• Friday 10th April 2020


  • Published on: January 8, 2020

  • Donald Trump is in the White House and he has his priorities. He has his presidential elections to fight this November. He has his impeachment to tackle before then. In all probability it is these priorities that condition his foreign policy. His type of nationalism favors his unilateralism. The self-proclaimed leader of the ‘free world’ can leave the tail to wag by itself. He must display his unilateralism on his own. And, so, he can ‘drone an Iranian general in Iraq and threaten more targets in case there is Iranian retaliation. This American ‘nationalism’ evidently sends the rest of the world reeling. Iraq, as American partner after deliberate American regime change there must now be bewildered at the cost of this partnership because the Americans targeted Iraqi soil and also killed Iraqis in the process.
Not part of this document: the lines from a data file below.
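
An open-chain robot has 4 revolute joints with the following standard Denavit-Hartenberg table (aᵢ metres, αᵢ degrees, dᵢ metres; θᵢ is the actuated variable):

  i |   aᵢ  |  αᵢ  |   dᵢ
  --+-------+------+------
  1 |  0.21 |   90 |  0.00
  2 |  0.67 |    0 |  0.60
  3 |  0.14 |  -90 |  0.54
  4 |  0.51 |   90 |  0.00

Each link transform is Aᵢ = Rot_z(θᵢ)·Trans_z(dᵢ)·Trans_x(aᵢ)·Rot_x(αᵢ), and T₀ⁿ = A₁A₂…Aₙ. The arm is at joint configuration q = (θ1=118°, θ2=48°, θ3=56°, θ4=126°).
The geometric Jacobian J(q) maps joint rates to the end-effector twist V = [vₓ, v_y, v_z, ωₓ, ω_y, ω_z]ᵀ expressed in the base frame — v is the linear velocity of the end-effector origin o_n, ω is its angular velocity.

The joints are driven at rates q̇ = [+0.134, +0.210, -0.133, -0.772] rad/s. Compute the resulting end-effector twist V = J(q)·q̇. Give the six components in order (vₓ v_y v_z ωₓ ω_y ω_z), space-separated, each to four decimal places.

-0.2529 -0.2163 0.4062 -0.2837 0.6975 0.3208

o_n = [0.3150, 0.9569, 0.3429]
J₁: ẑ×o_n = [-0.9569, 0.3150, 0.0000], ω = ẑ
J2: z=[0.8829, 0.4695, 0.0000] o=[-0.0986, 0.1854, 0.0000] → [0.1610, -0.3027, 0.4870, 0.8829, 0.4695, 0.0000]
J3: z=[0.8829, 0.4695, 0.0000] o=[0.2207, 0.8629, 0.4979] → [-0.0728, 0.1369, 0.0387, 0.8829, 0.4695, 0.0000]
J4: z=[0.4555, -0.8567, -0.2419] o=[0.7134, 1.0866, 0.6337] → [0.2178, 0.2289, -0.4003, 0.4555, -0.8567, -0.2419]
V = J·q̇ = [-0.2529, -0.2163, 0.4062, -0.2837, 0.6975, 0.3208]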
To boot, the delicate balance that post- Saddam Hussein, post-ISIS Iraq had set up with long time enemy Iran and its Shiite majority regime now appears in tatters putting Iraq once again squarely in a conflict zone engineered by Trump himself. Antennae are up once again in West Asia bracing for an Iranian backlash that Trump has announced will be countered by further such targeting. This unilateral behavior, furthermore, has no U.S. partners. The U.S. had had partners while dealing with Iran until Trump withdrew unilaterally from a nuclear deal with that country to which his partners, the other guarantors in the deal, remain in disagreement. Provoked by more sanctions by Trump, Trump’s most recent display of unilateral behavior has prompted Iran to forgo the nuclear deal altogether to the chagrin of the other Western powers to whom the deal as such remains congenial.
    Iran, at the eastern end of the West Asian conundrum, moreover, borders fragile Pakistan and Afghanistan, the latter country hosting American military presence still. As much as these countries would very much come under the possible conflagration zone, perhaps a raw deal in Trumpism has been dealt to the Saudis with whom America under trump seeks to flaunt a new partnership. As is understood, the Iranians and the Saudis, it is learnt, were lowering the pitch of their sphere of rivalry in the knowledge that intensification of differences could jeopardize the region itself. As the region braces itself with a hike in oil prices as a result of this deliberate provocation, the drone attack set the world reeling in analysis of U.S. priorities. Trump is not just dealing unilaterally outside his country. His country also braces for the effects of his unilateral decision. It is now no longer just Russia or China or, even, North Korea that Trumpism chooses to aggrandize. The action’s long term effects on U.S.-Israel or U.S.-Turkey relations and with many more countries will have been brought under review out of necessity. The American president my relish his Lone Ranger image. Clearly, the world is increasingly uncomfortable because of this. A no-rules based system in international relations is certainly not conducive to global order and peace.